Il avait déniché un chapeau de feutre qui ressemblait à ceux que mettait Henry Fonda pour aller pêcher. Le chapeau était muni de cordons aux couleurs du drapeau mexicain et entouré d’un ruban avec une inscription en lettres rouges : « Le nombre fait la force. » Il ne savait pas très bien pourquoi il lui plaisait. Dans son cas, il n’y avait ni le nombre ni la force. Un détective mexicain était, par définition, un souriant accident solitaire. Il n’était pas seulement solitaire, il avait sommeil, victime de l’engourdissement de quatre heures de l’après-midi, quand la digestion réclame son dû.
Chercher cette fille, c’était à peu près comme essayer de se souvenir des prénoms de tous les personnages des romans de Tolstoï qu’il avait lus. C’était comme nager dans la lumière collante du soleil implacable de Mexicali. Comme se souvenir des vainqueurs du Tour du Mexique dans les années soixante. C’était, Héctor ne s’y trompa pas, non seulement une enquête impossible, mais un effort de mémoire.
Journaliste, plus par curiosité que par amour pour la divulgation d’informations, la frontière s’était transformée pour lui en refuge pour oublier tout un tas de défaites.
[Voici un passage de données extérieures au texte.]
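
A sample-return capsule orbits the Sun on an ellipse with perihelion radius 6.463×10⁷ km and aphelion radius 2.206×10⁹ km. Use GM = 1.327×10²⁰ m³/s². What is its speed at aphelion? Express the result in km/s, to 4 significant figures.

v ≈ 1.851 km/s

Semi-major axis a = (r_p + r_a)/2 = 1.1353×10⁹ km = 1.135×10¹² m.
Vis-viva: v² = μ(2/r − 1/a) = 1.327×10²⁰ × (9.066×10⁻¹³ − 8.808×10⁻¹³) = 3.424×10⁶ m²/s².
v = 1851 m/s = 1.851 km/s.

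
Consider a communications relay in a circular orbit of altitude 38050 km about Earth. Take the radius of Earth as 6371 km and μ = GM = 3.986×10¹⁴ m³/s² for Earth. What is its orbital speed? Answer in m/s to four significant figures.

v ≈ 2996 m/s

r = 6371 + 38050 = 44421 km = 4.4421×10⁷ m.
For a circular orbit v = √(μ/r) = √(3.986×10¹⁴ / 4.442×10⁷) = √(8.973×10⁶) = 2996 m/s.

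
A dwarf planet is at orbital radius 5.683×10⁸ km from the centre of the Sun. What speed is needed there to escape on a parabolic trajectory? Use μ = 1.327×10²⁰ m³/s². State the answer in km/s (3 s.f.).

v_esc ≈ 21.6 km/s

r = 5.683×10⁸ km = 5.683×10¹¹ m.
Escape speed v_esc = √(2μ/r) = √(2 × 1.327×10²⁰ / 5.683×10¹¹) = √(4.670×10⁸) = 21610 m/s.
= 21.61 km/s.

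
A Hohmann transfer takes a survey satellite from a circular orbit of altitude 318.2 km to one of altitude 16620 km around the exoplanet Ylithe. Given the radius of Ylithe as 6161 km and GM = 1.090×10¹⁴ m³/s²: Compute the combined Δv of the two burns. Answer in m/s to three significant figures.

Δv_total ≈ 1750 m/s

r₁ = 6161 + 318.2 = 6479.2 km = 6.4792×10⁶ m.
r₂ = 6161 + 16620 = 22781 km = 2.2781×10⁷ m.
Transfer ellipse a_t = (r₁ + r₂)/2 = 1.463×10⁷ m.
At r₁: circular v_c1 = √(μ/r₁) = 4102 m/s; transfer-periapsis v_p = √[μ(2/r₁ − 1/a_t)] = 5118 m/s.
Δv₁ = v_p − v_c1 = 1017 m/s.
At r₂: circular v_c2 = √(μ/r₂) = 2187 m/s; transfer-apoapsis v_a = √[μ(2/r₂ − 1/a_t)] = 1456 m/s.
Δv₂ = v_c2 − v_a = 731.7 m/s.
Total Δv = Δv₁ + Δv₂ = 1748 m/s.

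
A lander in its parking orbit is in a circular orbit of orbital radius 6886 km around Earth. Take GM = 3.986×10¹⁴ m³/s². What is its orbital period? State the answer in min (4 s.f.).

r = 6886 km = 6.886×10⁶ m.
Kepler's third law: T = 2π√(r³/μ) = 2π√((6.886×10⁶)³ / 3.986×10¹⁴).
r³/μ = 8.192×10⁵ s², so T = 2π × 9.051×10² = 5.687×10³ s.
Converting: 5.687×10³ s ÷ 60.00 = 94.78 min.

T ≈ 94.78 min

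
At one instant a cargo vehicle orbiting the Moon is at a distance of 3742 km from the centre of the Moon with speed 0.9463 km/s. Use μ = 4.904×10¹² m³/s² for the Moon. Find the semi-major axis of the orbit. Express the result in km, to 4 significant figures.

r = 3.742×10⁶ m.
Specific orbital energy ε = v²/2 − μ/r = (946.3)²/2 − 4.904×10¹²/3.742×10⁶ = -8.628×10⁵ J/kg.
Since ε = −μ/(2a), a = −μ/(2ε) = 2.842×10⁶ m = 2842.0 km.

a ≈ 2842 km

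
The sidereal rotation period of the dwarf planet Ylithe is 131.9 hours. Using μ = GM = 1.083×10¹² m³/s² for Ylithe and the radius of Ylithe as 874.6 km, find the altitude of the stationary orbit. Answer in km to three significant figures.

h_sync ≈ 17500 km

T = 131.9 hours = 4.748×10⁵ s.
A synchronous orbit has period T, so by Kepler's third law a = (μT²/4π²)^(1/3).
μT²/4π² = 1.083×10¹² × (4.748×10⁵)² / 39.48 = 6.185×10²¹ m³.
a = 1.836×10⁷ m = 18356 km.
Altitude h = a − R = 18356 − 874.6 = 17482 km.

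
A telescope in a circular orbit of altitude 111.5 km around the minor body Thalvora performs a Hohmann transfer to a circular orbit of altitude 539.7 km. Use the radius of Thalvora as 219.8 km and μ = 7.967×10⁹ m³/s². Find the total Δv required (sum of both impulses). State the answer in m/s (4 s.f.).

r₁ = 219.8 + 111.5 = 331.30 km = 3.3130×10⁵ m.
r₂ = 219.8 + 539.7 = 759.50 km = 7.5950×10⁵ m.
Transfer ellipse a_t = (r₁ + r₂)/2 = 5.454×10⁵ m.
At r₁: circular v_c1 = √(μ/r₁) = 155.1 m/s; transfer-periapsis v_p = √[μ(2/r₁ − 1/a_t)] = 183.0 m/s.
Δv₁ = v_p − v_c1 = 27.92 m/s.
At r₂: circular v_c2 = √(μ/r₂) = 102.4 m/s; transfer-apoapsis v_a = √[μ(2/r₂ − 1/a_t)] = 79.82 m/s.
Δv₂ = v_c2 − v_a = 22.60 m/s.
Total Δv = Δv₁ + Δv₂ = 50.52 m/s.

Δv_total ≈ 50.52 m/s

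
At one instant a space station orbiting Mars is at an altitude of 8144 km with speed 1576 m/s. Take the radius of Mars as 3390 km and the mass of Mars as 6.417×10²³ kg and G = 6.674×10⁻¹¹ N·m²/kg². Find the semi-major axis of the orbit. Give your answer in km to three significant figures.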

Défaites anciennes. Oublis récents.
Pas facile d’être mexicain dans ces villes baignées de lumière agressive, de poussière et de panneaux commerciaux en anglais. Héctor sentit que sa moustache, sous la morsure du soleil, avait encore blanchi.
C’était assez drôle de rechercher une femme qui ne laissait derrière elle que des noms de villes-frontières. Même s’il y avait aussi les propres souvenirs dans la tête du détective.